Чужая - [8]

Шрифт
Интервал

Анабель невыносимо ясно ощутила бесцельное, тусклое существование этой женщины. Унылая жизнь, разменянная на бесчисленные мелкие заботы. И затмевающий, всё, все вялые чувства и неумелые редкие мысли, страх смерти. Страх слепой, инстинктивный, животный, и от этого тем более мучительный.

Существо, так и не понявшее что значит жить, цеплялось за эту жизнь бездумно и отчаянно, как цепляется мышь, утопая в ведре с грязной водой.

И Анабель вновь ощутила… это. Как удар тока, как боль, выбивающая слёзы из глаз, её поразила жалость. Ей стало жалко, жалко эту женщину. Эта жалость открылась внутри как пустота, как жажда, требующая утоления. Она сжала зубы, сжала руки до боли в суставах — и захотела. Захотела, чтобы эта женщина была здорова. Чтобы у неё всё было хорошо. Она хотела этого, хотела!

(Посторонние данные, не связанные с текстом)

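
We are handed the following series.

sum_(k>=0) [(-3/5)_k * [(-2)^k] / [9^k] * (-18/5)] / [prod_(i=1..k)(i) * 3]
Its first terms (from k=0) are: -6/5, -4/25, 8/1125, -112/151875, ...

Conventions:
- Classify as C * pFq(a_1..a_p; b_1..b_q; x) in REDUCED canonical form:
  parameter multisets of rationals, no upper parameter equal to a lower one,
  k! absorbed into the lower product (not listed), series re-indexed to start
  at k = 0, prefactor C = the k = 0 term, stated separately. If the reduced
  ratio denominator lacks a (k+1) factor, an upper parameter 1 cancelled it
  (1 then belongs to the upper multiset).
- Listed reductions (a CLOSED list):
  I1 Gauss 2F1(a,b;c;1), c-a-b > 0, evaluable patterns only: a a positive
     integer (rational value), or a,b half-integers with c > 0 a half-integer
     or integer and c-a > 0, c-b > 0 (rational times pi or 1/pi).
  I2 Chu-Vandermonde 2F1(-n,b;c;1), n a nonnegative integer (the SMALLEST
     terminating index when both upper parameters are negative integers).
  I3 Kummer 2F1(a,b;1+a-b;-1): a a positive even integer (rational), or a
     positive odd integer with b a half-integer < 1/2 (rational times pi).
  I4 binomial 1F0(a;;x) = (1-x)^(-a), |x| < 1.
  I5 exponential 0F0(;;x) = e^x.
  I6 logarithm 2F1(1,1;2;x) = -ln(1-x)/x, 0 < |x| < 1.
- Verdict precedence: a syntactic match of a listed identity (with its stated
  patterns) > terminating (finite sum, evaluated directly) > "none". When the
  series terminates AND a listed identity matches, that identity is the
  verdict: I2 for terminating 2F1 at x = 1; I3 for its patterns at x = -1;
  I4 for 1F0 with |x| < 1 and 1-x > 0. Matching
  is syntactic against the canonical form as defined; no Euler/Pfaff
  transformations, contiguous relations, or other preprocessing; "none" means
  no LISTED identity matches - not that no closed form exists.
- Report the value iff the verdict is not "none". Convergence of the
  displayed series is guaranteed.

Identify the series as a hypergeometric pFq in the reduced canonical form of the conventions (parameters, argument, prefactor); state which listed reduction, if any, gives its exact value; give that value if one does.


x = -2/9 here; the reduced form reads 1F0, upper {-3/5}, lower {-}, C = -6/5. Verdict (x = -2/9): binomial (I4) applies (the 1F0 binomial series: exponent 3/5, x = -2/9). Its exact value is (-6/5) * (11/9)^(3/5).

First insight: with t_0 = -6/5, the two geometric factors (prefactor -6/5) combine into one argument.
Term ratio: r(k) = (-2/9) * (k-3/5) / [(k+1)] - rational in k, leading ratio (-2/9); with t_0 = -6/5, classification follows.


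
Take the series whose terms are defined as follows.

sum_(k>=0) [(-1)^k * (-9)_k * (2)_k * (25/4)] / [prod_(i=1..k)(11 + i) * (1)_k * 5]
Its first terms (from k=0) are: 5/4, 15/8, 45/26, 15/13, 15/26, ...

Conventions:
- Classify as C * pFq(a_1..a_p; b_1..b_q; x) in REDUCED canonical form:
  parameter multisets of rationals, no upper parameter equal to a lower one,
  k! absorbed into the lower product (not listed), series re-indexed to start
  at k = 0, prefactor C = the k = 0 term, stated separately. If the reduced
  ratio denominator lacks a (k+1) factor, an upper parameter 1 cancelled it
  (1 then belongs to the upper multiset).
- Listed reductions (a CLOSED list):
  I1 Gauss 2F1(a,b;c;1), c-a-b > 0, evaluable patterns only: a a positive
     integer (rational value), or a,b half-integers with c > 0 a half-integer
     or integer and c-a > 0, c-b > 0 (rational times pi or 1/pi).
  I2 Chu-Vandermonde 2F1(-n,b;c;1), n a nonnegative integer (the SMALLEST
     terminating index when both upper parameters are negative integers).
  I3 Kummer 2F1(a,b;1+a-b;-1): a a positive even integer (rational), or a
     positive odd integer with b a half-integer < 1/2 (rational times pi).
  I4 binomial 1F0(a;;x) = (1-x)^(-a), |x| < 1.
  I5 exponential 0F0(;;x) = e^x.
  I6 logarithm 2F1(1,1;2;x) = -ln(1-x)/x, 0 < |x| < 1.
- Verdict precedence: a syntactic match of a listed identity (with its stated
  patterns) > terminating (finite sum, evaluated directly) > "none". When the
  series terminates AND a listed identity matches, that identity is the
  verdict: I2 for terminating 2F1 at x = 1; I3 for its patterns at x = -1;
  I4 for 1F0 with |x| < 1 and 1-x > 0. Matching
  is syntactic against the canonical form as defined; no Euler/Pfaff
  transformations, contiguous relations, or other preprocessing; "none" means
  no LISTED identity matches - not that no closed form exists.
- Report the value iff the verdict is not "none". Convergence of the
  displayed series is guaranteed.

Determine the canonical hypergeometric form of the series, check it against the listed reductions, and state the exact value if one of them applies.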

… Анабель расцепила холодные руки и мягко взглянула на женщину. После взрыва силы её глаза потемнели и горели, как у сытого тигрёнка.

— Идите, — сказала она, — Теперь вы здоровы. И заберите деньги, они мне не нужны.

— Но как же?.. — залепетала женщина. — Как же… ты ведь ничего не делала… Не накладывала руки, не…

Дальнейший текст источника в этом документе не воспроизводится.